A small spark of hope glowed deep in a pit in his mind.
"What do you mean?"
"I mean," she said, "that the FBI wants your help. Mr. McDonough's friend said you could help them."
"Help them put my own dad in jail?" Troy asked, looking up at her and blinking in disbelief.
"I don't know if anything can keep him out of jail for certain, Troy," she said, "but the way I understand it is if you're willing to help, they'll take it into account."

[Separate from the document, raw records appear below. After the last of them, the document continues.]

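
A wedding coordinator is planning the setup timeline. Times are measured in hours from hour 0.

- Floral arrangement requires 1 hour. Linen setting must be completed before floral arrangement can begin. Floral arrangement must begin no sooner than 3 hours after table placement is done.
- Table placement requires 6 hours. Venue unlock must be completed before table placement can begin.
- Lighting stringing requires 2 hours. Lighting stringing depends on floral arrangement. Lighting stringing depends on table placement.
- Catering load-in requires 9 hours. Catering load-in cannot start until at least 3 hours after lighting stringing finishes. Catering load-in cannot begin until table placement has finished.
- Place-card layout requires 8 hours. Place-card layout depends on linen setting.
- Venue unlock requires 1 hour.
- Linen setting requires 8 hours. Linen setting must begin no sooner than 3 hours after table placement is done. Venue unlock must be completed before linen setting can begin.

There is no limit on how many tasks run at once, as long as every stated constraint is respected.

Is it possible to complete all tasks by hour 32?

Nothing blocks venue unlock, so it runs from hour 0 to hour 1.
Table placement waits on venue unlock (finishes hour 1), so it starts at hour 1 and finishes at 1 + 6 = hour 7.
Linen setting has to wait for table placement (finishes hour 7, plus 3-hour gap → hour 10); venue unlock (finishes hour 1). The latest of these is hour 10, so linen setting runs hour 10 to 10 + 8 = hour 18.
Place-card layout cannot begin until linen setting (finishes hour 18). It runs from hour 18 to 18 + 8 = hour 26.
Floral arrangement has to wait for linen setting (finishes hour 18); table placement (finishes hour 7, plus 3-hour gap → hour 10). The latest of these is hour 18, so floral arrangement runs hour 18 to 18 + 1 = hour 19.
Lighting stringing needs all of floral arrangement (finishes hour 19); table placement (finishes hour 7). That puts its earliest start at hour 19; it finishes at 19 + 2 = hour 21.
Catering load-in has to wait for lighting stringing (finishes hour 21, plus 3-hour gap → hour 24); table placement (finishes hour 7). The latest of these is hour 24, so catering load-in runs hour 24 to 24 + 9 = hour 33.
The earliest everything can be done is hour 33, which is after the deadline of 32, so it is not possible.

No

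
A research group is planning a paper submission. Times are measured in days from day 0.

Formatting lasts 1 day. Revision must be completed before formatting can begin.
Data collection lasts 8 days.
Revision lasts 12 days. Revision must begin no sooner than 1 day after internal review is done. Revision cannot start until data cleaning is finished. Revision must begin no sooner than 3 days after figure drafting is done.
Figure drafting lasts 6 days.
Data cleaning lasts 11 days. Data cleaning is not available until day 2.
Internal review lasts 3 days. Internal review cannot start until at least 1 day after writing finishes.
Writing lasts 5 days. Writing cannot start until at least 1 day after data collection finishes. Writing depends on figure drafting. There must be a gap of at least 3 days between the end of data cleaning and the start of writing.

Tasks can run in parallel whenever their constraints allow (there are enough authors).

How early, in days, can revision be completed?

38

Nothing blocks figure drafting, so it runs from day 0 to day 6.
Data cleaning cannot begin until its own release at day 2. It runs from day 2 to 2 + 11 = day 13.
Data collection has no prerequisites, so it starts at day 0 and finishes at day 8.
Writing cannot start until data collection (finishes day 8, plus 1-day gap → day 9); figure drafting (finishes day 6); data cleaning (finishes day 13, plus 3-day gap → day 16). The controlling bound is day 16, so writing finishes at 16 + 5 = day 21.
Internal review cannot begin until writing (finishes day 21, plus 1-day gap → day 22). It runs from day 22 to 22 + 3 = day 25.
For revision: internal review (finishes day 25, plus 1-day gap → day 26); data cleaning (finishes day 13); figure drafting (finishes day 6, plus 3-day gap → day 9). Taking the maximum gives a start of day 26, and it finishes at 26 + 12 = day 38.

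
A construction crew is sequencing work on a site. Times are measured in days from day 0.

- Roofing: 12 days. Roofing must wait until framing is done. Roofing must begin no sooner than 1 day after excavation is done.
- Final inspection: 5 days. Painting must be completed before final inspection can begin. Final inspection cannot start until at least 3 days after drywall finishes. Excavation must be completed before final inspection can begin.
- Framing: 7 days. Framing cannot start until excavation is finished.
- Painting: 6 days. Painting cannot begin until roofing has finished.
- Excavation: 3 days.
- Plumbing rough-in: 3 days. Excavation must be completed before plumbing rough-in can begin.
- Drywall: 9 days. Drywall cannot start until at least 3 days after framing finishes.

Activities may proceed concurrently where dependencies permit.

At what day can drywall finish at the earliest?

22

Excavation can start immediately at day 0; it finishes at day 3.
After excavation (finishes day 3), framing can start at day 3 and finishes at day 10.
Drywall cannot begin until framing (finishes day 10, plus 3-day gap → day 13). It runs from day 13 to 13 + 9 = day 22.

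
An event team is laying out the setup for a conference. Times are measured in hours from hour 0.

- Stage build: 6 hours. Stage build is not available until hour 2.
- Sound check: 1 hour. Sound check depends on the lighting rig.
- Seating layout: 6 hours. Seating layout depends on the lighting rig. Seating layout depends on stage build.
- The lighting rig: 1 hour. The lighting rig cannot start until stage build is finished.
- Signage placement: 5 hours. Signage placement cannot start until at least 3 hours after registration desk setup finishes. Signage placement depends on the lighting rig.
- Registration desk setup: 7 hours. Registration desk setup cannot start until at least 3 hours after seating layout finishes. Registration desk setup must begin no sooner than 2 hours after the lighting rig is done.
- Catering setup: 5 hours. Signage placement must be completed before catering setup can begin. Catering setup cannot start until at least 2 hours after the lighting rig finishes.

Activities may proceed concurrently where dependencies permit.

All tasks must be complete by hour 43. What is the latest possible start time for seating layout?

Nothing follows catering setup; the deadline of hour 43 is its only limit. It must start by 43 − 5 = hour 38.
Since catering setup (must start by hour 38) depends on it, signage placement must finish by hour 38. Backing off its 5-hour duration gives a latest start of hour 33.
Since signage placement (must start by hour 33, minus 3-hour gap → hour 30) depends on it, registration desk setup must finish by hour 30. Backing off its 7-hour duration gives a latest start of hour 23.
Seating layout must finish before registration desk setup (must start by hour 23, minus 3-hour gap → hour 20). With a 6-hour duration, seating layout must start by 20 − 6 = hour 14.

14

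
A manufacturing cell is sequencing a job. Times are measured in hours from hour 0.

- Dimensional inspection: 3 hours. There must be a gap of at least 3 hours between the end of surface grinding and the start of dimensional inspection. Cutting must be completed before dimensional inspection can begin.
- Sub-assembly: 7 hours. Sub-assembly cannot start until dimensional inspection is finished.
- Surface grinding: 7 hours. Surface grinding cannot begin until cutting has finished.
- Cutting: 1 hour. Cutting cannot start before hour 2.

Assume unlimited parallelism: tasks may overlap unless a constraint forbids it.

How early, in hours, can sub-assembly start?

16

After its own release at hour 2, cutting can start at hour 2 and finishes at hour 3.
Surface grinding waits on cutting (finishes hour 3), so it starts at hour 3 and finishes at 3 + 7 = hour 10.
Dimensional inspection needs all of surface grinding (finishes hour 10, plus 3-hour gap → hour 13); cutting (finishes hour 3). That puts its earliest start at hour 13; it finishes at 13 + 3 = hour 16.
Sub-assembly waits on dimensional inspection (finishes hour 16), so the earliest it can start is hour 16.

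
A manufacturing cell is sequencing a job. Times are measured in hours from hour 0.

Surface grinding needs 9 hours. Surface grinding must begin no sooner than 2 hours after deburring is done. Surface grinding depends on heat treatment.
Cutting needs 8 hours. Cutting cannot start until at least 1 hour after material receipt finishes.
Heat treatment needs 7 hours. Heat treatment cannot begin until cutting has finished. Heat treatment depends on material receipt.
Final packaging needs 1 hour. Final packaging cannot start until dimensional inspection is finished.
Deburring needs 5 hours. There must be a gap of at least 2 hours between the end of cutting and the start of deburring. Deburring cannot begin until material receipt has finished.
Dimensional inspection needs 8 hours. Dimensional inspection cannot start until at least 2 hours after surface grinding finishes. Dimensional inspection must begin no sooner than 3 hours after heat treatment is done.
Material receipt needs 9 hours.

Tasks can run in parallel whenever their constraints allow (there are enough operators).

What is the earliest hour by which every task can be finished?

Nothing blocks material receipt, so it runs from hour 0 to hour 9.
Cutting cannot begin until material receipt (finishes hour 9, plus 1-hour gap → hour 10). It runs from hour 10 to 10 + 8 = hour 18.
Heat treatment needs all of cutting (finishes hour 18); material receipt (finishes hour 9). That puts its earliest start at hour 18; it finishes at 18 + 7 = hour 25.
Deburring needs all of cutting (finishes hour 18, plus 2-hour gap → hour 20); material receipt (finishes hour 9). That puts its earliest start at hour 20; it finishes at 20 + 5 = hour 25.
For surface grinding: deburring (finishes hour 25, plus 2-hour gap → hour 27); heat treatment (finishes hour 25). Taking the maximum gives a start of hour 27, and it finishes at 27 + 9 = hour 36.
Dimensional inspection needs all of surface grinding (finishes hour 36, plus 2-hour gap → hour 38); heat treatment (finishes hour 25, plus 3-hour gap → hour 28). That puts its earliest start at hour 38; it finishes at 38 + 8 = hour 46.
Final packaging waits on dimensional inspection (finishes hour 46), so it starts at hour 46 and finishes at 46 + 1 = hour 47.
All tasks are finished once the last one completes. Finish times: Material receipt at 9, Cutting at 18, Deburring at 25, Heat treatment at 25, Surface grinding at 36, Dimensional inspection at 46, Final packaging at 47. The latest is hour 47.

47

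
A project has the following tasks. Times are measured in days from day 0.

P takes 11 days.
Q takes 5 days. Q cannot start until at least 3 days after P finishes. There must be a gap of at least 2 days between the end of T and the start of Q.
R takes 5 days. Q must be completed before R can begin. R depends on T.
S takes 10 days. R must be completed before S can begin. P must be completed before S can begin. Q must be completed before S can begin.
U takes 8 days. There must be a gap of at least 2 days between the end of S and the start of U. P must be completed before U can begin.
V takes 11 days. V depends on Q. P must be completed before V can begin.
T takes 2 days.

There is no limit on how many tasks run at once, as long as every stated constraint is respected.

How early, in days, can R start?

19

T has no prerequisites, so it starts at day 0 and finishes at day 2.
Nothing blocks P, so it runs from day 0 to day 11.
Q needs all of P (finishes day 11, plus 3-day gap → day 14); T (finishes day 2, plus 2-day gap → day 4). That puts its earliest start at day 14; it finishes at 14 + 5 = day 19.
R waits on Q (finishes day 19); T (finishes day 2). The latest of these is day 19, which is the earliest R can start.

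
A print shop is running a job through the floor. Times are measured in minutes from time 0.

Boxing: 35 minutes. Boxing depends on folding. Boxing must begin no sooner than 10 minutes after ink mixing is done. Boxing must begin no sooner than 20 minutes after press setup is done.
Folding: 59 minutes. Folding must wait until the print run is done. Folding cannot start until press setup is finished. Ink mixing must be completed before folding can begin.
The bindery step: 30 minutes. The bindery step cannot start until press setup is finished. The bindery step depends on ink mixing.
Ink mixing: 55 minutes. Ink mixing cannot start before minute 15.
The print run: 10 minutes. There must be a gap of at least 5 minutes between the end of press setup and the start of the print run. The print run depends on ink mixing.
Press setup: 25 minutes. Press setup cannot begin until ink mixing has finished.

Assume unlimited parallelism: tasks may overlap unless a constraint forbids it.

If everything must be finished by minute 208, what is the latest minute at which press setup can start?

74

Boxing has no dependents, so it just needs to finish by minute 208. Starting by 208 − 35 = minute 173 achieves that.
Folding has to be done before boxing (must start by minute 173). That means finishing by minute 173, i.e. starting by 173 − 59 = minute 114.
The print run has to be done before folding (must start by minute 114). That means finishing by minute 114, i.e. starting by 114 − 10 = minute 104.
The bindery step has no dependents, so it just needs to finish by minute 208. Starting by 208 − 30 = minute 178 achieves that.
Press setup feeds the print run (must start by minute 104, minus 5-minute gap → minute 99); folding (must start by minute 114); the bindery step (must start by minute 178); boxing (must start by minute 173, minus 20-minute gap → minute 153). Taking the minimum, press setup must finish by minute 99 and start by 99 − 25 = minute 74.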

"What's that mean, Mom?" he asked.
She sighed. "He could get ten years in jail. If you help them, maybe it's only one. Maybe he even gets off with probation. It's not him they really want."
"Who is it?"
"The people with G Money," his mom said. "They say he started hanging around with some mobsters from Eastern Europe to help his image in the rap world. I guess a lot of the rappers associate with criminal gangs. He did something different, not a street gang, but something just as dangerous. For some insane reason, I guess it helps a person in the music business to have a bunch of crooks for friends. It's those people who gave Drew the dirty money."
"I saw them," Troy said. "Outside G Money's. Playing poker by the pool. They looked mean."
"They are," his mom said. "Very."
"But how can I help?" Troy asked.
"Well," she said, "if you'll come back to the house, that's what we're both about to find out."
"Why?" Troy asked. "Who's at the house."
"The FBI."
TROY SAW HIS GRAMPS'Spickup in the dirt patch along with a navy sedan in the deepening shadows beneath the pine trees. Gramps met them at the door.
"Gramps?" Troy said. "What are you doing here?"
"Just providing counsel," Gramps said, smiling at Troy's mom. "Someone thinks I'm not only old but wise, too."